State Politics

Money aimed at water pollution is in limbo as Cooper vetoes environmental bill

Billy Locklear, from Robeson County, brings his tackle box to the shores of the Cape Fear River at the William O. Huske Lock and Dam off NC 87 in Bladen County on July 22, 2004.
Billy Locklear, from Robeson County, brings his tackle box to the shores of the Cape Fear River at the William O. Huske Lock and Dam off NC 87 in Bladen County on July 22, 2004. AP

Gov. Roy Cooper on Thursday said he would veto a catch-all bill full of changes to environmental laws, including funding aimed at the Cape Fear River pollutant GenX.

With Cooper, a Democrat, and the Republican-controlled legislature at odds over what to do about GenX, money meant to deal with the contamination is in limbo.

In a message posted to the online venue Medium, Cooper called the bill “cynical.” He said the funding is inadequate and isn’t targeted to the right places.

Republican senators criticized Cooper’s veto, with Senate leader Phil Berger urging swift action to override it.

A three-fifths majority is needed to overturn a veto. The House passed the bill with a 61-44 vote, and the Senate passed it 29-10. The General Assembly reconvenes Oct. 4.

Among the bill’s 19 changes and additions to environmental laws: lifting the ban on plastic bags at Outer Banks stores.

GenX pollution

Wilmington residents were told in June that their water is polluted with GenX, which a Fayetteville-area manufacturing plant had been discharging into the Cape Fear River for years.
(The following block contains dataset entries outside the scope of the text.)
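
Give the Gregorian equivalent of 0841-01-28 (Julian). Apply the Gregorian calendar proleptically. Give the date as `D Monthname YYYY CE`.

At this point the Julian calendar is 4 days behind the Gregorian.
28 January 841 Julian + 4 days → 1 February 841 Gregorian.

1 February 841 CE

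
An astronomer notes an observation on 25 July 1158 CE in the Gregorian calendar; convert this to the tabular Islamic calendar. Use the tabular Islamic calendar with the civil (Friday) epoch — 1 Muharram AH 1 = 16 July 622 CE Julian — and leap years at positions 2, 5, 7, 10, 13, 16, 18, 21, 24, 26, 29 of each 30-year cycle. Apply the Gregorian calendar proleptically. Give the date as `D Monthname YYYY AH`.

19 Jumada al-Thani 553 AH

Both dates share Julian Day Number 2144216; in the tabular Islamic calendar that is 19 Jumada al-Thani 553 AH.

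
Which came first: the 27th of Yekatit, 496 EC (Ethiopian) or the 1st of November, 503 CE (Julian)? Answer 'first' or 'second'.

second

First date → JDN 1905196; second date → JDN 1905083.
JDN 1905083 < JDN 1905196, so the second date is earlier.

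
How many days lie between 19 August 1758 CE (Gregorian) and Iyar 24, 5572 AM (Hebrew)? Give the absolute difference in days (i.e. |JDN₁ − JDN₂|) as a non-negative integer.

19618

First date → JDN 2363387; second date → JDN 2383005.
The interval is |2363387 − 2383005| = 19618 days.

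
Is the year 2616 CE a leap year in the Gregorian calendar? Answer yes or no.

yes

2616 is divisible by 4 and not by 100, so it is a leap year.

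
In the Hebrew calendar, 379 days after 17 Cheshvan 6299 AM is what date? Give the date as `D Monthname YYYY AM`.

The starting date is JDN 2648359; 2648359 + 379 = 2648738.
JDN 2648738 corresponds to 12 Kislev 6300 AM.

12 Kislev 6300 AM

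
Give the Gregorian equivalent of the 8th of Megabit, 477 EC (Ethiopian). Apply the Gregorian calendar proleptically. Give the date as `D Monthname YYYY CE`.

5 March 485 CE

Both dates share Julian Day Number 1898267; in the Gregorian calendar that is 5 March 485 CE.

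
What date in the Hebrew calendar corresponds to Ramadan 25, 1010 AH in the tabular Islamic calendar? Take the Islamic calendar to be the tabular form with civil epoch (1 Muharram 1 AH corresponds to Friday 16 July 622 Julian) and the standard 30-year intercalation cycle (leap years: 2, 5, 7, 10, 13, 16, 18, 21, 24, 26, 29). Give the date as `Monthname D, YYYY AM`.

Julian Day Number of the source date = 2306256.
Converting JDN 2306256 to the Hebrew calendar gives 26 Adar 5362 AM.

Adar 26, 5362 AM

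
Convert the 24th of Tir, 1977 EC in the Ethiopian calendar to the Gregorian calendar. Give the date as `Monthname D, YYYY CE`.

February 1, 1985 CE

Both dates share Julian Day Number 2446098; in the Gregorian calendar that is 1 February 1985 CE.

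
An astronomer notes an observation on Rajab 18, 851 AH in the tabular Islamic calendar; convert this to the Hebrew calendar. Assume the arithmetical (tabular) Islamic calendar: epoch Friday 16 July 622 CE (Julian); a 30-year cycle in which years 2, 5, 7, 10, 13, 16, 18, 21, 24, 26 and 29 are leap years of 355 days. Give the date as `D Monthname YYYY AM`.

The source date corresponds to 8 October 1447 in the proleptic Gregorian calendar (JDN 2249846).
That day falls on 19 Tishrei 5208 AM in the Hebrew calendar.

19 Tishrei 5208 AM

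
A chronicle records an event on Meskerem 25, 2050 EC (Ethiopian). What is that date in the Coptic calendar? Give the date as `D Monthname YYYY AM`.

25 Thout 1774 AM

The source date corresponds to 5 October 2057 in the Gregorian calendar (JDN 2472642).
That day falls on 25 Thout 1774 AM in the Coptic calendar.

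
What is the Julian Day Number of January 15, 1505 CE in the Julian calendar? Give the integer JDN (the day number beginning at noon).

Equivalently 25 January 1505 (proleptic Gregorian).
JDN 2400001 is 17 November 1858 CE (Gregorian), MJD 0; the target day is −129227 days from there, so JDN = 2270774.

2270774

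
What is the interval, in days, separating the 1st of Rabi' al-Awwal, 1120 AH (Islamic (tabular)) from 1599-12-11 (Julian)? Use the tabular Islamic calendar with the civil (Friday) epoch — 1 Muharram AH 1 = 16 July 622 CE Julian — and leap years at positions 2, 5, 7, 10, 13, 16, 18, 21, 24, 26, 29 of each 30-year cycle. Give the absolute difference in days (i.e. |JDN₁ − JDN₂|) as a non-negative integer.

First date → JDN 2345035; second date → JDN 2305437.
The interval is |2345035 − 2305437| = 39598 days.

39598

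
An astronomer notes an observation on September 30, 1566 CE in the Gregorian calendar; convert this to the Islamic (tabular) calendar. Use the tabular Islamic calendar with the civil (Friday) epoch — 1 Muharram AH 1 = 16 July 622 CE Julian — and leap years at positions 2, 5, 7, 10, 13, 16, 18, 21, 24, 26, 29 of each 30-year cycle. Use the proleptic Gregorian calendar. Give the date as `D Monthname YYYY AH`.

Both dates share Julian Day Number 2293302; in the tabular Islamic calendar that is 5 Rabi' al-Awwal 974 AH.

5 Rabi' al-Awwal 974 AH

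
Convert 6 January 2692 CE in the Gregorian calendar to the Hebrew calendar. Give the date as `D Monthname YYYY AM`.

Both dates share Julian Day Number 2704298; in the Hebrew calendar that is 25 Tevet 6452 AM.

25 Tevet 6452 AM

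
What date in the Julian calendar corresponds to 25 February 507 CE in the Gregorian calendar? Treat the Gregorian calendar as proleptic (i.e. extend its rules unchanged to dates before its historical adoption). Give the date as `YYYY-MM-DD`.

0507-02-23

At this point the Julian calendar is 2 days behind the Gregorian.
25 February 507 Gregorian − 2 days → 23 February 507 Julian.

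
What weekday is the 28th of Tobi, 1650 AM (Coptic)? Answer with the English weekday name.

Monday

Equivalently 5 February 1934 Gregorian, JDN 2427474.
2427474 ≡ 0 (mod 7); counting from Monday = 0 gives Monday.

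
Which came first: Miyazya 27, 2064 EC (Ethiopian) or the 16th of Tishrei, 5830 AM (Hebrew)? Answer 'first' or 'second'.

The two dates have Julian Day Numbers 2477968 and 2477021 respectively.
Since 2477021 < 2477968, the second date comes first.

second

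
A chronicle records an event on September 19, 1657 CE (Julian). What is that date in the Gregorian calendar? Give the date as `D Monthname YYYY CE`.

29 September 1657 CE

The Julian–Gregorian offset here is 10 days (Julian trailing).
19 September 1657 Julian + 10 days → 29 September 1657 Gregorian.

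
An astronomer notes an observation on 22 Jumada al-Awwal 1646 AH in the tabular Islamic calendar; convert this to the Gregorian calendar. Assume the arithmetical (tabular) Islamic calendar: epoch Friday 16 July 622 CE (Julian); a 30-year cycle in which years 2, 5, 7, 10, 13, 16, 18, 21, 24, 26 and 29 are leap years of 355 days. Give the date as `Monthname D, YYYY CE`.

December 11, 2218 CE

Julian Day Number of the source date = 2531512.
Converting JDN 2531512 to the Gregorian calendar gives 11 December 2218 CE.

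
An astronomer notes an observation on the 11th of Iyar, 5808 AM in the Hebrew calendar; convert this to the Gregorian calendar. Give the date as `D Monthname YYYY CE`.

24 April 2048 CE

Both dates share Julian Day Number 2469191; in the Gregorian calendar that is 24 April 2048 CE.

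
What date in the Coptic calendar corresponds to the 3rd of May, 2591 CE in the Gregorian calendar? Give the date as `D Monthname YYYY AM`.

Julian Day Number of the source date = 2667526.
Converting JDN 2667526 to the Coptic calendar gives 21 Parmouti 2307 AM.

21 Parmouti 2307 AM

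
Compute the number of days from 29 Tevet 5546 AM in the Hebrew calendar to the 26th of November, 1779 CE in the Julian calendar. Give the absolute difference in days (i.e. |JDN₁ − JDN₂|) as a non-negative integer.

2215

JDN of the first date = 2373382.
JDN of the second date = 2371167.
|2371167 − 2373382| = 2215.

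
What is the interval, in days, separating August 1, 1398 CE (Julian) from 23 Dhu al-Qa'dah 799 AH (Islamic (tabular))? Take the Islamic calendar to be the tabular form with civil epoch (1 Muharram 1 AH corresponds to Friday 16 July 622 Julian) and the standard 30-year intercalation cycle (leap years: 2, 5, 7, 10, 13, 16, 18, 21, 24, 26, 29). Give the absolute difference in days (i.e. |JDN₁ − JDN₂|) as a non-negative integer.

JDN of the first date = 2231890.
JDN of the second date = 2231542.
|2231542 − 2231890| = 348.

348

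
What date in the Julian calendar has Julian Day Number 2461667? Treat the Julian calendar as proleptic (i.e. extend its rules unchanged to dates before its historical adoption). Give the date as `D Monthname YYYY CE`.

5 September 2027 CE

JDN 2461667 is 18 September 2027 in the Gregorian calendar.
In the Julian calendar that day is 5 September 2027 CE.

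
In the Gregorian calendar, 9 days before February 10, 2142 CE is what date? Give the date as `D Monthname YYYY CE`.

Counting 9 days back from JDN 2503450 reaches JDN 2503441, which is 1 February 2142 CE.

1 February 2142 CE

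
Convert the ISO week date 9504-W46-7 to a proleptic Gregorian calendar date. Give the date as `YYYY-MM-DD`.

9504-11-20

ISO week 1 of 9504 is the week containing the first Thursday of 9504.
Week 46, day 7 (Sunday) lands on 9504-11-20.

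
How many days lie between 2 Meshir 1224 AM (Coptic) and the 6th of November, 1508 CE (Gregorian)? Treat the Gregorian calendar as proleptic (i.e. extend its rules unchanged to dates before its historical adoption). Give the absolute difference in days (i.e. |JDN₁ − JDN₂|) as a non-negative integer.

273

First date → JDN 2271882; second date → JDN 2272155.
The interval is |2271882 − 2272155| = 273 days.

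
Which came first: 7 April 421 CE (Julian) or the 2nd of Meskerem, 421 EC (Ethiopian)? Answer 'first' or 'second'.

first

The two dates have Julian Day Numbers 1874925 and 1877627 respectively.
Since 1874925 < 1877627, the first date comes first.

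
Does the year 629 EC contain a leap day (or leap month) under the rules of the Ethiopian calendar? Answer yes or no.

629 mod 4 = 1; in the Ethiopian calendar a year is leap when year mod 4 = 3, so it is a common year.

no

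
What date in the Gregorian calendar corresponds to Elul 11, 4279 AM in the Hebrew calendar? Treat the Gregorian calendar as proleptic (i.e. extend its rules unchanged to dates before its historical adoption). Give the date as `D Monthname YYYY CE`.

Both dates share Julian Day Number 1910856; in the Gregorian calendar that is 24 August 519 CE.

24 August 519 CE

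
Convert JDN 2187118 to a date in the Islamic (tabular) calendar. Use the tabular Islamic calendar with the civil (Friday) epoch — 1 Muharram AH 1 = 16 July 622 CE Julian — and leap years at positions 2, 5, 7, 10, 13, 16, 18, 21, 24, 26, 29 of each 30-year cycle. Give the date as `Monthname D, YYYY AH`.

Rajab 13, 674 AH

JDN 2187118 is 9 January 1276 in the proleptic Gregorian calendar.
In the tabular Islamic calendar that day is Rajab 13, 674 AH.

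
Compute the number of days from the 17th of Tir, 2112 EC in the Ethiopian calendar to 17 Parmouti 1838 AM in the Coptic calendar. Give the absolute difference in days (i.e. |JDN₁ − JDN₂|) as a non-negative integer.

First date → JDN 2495400; second date → JDN 2496220.
The interval is |2495400 − 2496220| = 820 days.

820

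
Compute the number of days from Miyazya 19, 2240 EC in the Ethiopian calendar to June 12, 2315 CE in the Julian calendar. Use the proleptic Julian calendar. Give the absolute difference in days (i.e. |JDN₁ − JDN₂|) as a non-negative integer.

24530

First date → JDN 2542244; second date → JDN 2566774.
The interval is |2542244 − 2566774| = 24530 days.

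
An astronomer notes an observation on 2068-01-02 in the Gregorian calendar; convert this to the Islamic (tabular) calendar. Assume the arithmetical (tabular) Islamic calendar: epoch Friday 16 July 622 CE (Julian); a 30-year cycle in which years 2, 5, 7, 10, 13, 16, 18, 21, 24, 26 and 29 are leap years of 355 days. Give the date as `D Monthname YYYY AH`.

26 Shawwal 1490 AH

Julian Day Number of the source date = 2476383.
Converting JDN 2476383 to the tabular Islamic calendar gives 26 Shawwal 1490 AH.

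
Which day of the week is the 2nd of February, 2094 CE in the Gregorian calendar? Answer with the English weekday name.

Tuesday

Since JDN mod 7 = 1 (0 = Monday), the day is Tuesday.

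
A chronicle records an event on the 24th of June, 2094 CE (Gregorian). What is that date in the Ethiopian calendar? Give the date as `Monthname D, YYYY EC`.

Sene 17, 2086 EC

Both dates share Julian Day Number 2486053; in the Ethiopian calendar that is 17 Sene 2086 EC.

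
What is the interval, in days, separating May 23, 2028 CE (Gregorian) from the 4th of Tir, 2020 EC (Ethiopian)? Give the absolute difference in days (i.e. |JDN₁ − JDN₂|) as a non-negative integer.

131

JDN of the first date = 2461915.
JDN of the second date = 2461784.
|2461784 − 2461915| = 131.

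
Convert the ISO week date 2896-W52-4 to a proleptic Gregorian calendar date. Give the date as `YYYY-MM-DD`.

ISO week 1 of 2896 is the week containing the first Thursday of 2896.
Week 52, day 4 (Thursday) lands on 2896-12-27.

2896-12-27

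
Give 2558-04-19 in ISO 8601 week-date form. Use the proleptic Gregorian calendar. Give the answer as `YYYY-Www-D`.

2558-W16-3

The weekday is Wednesday (ISO weekday 3).
That Wednesday belongs to ISO week 16 of ISO year 2558.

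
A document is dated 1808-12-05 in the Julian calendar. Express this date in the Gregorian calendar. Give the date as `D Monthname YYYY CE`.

For dates in this range the Gregorian date is 12 days ahead of the Julian.
5 December 1808 Julian + 12 days → 17 December 1808 Gregorian.

17 December 1808 CE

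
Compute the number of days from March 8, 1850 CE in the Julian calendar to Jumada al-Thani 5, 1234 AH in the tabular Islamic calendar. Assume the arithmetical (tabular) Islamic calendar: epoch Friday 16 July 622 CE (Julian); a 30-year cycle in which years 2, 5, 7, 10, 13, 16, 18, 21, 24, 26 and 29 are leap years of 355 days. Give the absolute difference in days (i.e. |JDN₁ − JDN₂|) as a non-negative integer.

11311

JDN of the first date = 2396837.
JDN of the second date = 2385526.
|2385526 − 2396837| = 11311.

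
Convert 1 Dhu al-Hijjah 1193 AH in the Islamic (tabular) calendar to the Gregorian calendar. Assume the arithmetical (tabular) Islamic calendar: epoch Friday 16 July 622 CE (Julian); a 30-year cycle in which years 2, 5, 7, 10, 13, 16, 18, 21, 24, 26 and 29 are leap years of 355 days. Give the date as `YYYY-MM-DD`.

1779-12-10

Julian Day Number of the source date = 2371170.
Converting JDN 2371170 to the Gregorian calendar gives 10 December 1779 CE.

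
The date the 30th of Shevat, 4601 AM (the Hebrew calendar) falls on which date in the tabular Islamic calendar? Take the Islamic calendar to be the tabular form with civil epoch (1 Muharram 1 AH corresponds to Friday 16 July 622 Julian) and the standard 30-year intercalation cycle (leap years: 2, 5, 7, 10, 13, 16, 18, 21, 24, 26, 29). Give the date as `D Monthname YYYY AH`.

Both dates share Julian Day Number 2028259; in the tabular Islamic calendar that is 29 Rabi' al-Awwal 226 AH.

29 Rabi' al-Awwal 226 AH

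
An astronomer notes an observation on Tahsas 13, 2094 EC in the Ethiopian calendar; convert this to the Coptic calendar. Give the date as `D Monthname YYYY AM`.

Julian Day Number of the source date = 2488791.
Converting JDN 2488791 to the Coptic calendar gives 13 Koiak 1818 AM.

13 Koiak 1818 AM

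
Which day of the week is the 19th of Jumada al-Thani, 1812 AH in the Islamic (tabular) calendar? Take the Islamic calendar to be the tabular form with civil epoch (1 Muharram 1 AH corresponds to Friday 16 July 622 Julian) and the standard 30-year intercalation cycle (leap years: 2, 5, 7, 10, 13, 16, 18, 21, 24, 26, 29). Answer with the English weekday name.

Monday

In the Gregorian calendar this is 28 January 2380 (JDN 2590364).
Since JDN mod 7 = 0 (0 = Monday), the day is Monday.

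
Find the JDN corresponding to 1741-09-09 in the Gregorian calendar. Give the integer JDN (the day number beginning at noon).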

The state Department of Environmental Quality, under Cooper, is leading an investigation into the chemical.

But legislators have questioned how state agencies have addressed the Chemours Co.’s chemical discharges into the Cape Fear.

DEQ sued Chemours earlier this month.

In August, DEQ and the state Department of Health and Human Services asked legislators for about $2.6 million for public health and water monitoring efforts. Legislators have not acted on the request. Berger said in a statement Thursday that the Cooper administration request was an attempt to grow bureaucracy.

“Shame on Gov. Cooper for vetoing a local solution, developed by this region’s local representatives, to immediately improve water quality for their constituents, neighbors and own families – simply because it did not achieve his preferred objective of growing a bureaucracy that has thus far failed to resolve this crisis. I encourage my Senate colleagues to swiftly override his veto,” Berger said.

Environmental advocates praised Cooper’s move.

“We applaud Governor Cooper for standing up for local communities and the environment, while declining to go along with the Legislature’s political gamesmanship surrounding an important drinking water quality issue,” N.C. Sierra Club state director Molly Diggins said in a statement.

Under the bill Cooper vetoed, the Cape Fear utility authority would get $185,000 to figure out how to treat water to remove GenX, and for ongoing monitoring. UNC Wilmington would receive $250,000 to measure GenX in river sediment.

Debating the bill, House Democrats said it did not direct enough money to the problem, allocated money to the wrong agencies and lifted other environmental protections.

“The legislation passed by the General Assembly, House Bill 56, provides no resources to the state agencies charged with protecting drinking water and preventing illegal chemicals from being discharged into our rivers,” Cooper wrote. “It gives the impression of action while allowing the long-term problem to fester. And it unnecessarily rolls back other environmental protections for landfills, river basins, and our beaches.”

“This cynical legislation fails to address the concerns of families in the Cape Fear region and does nothing to protect drinking water statewide going forward.”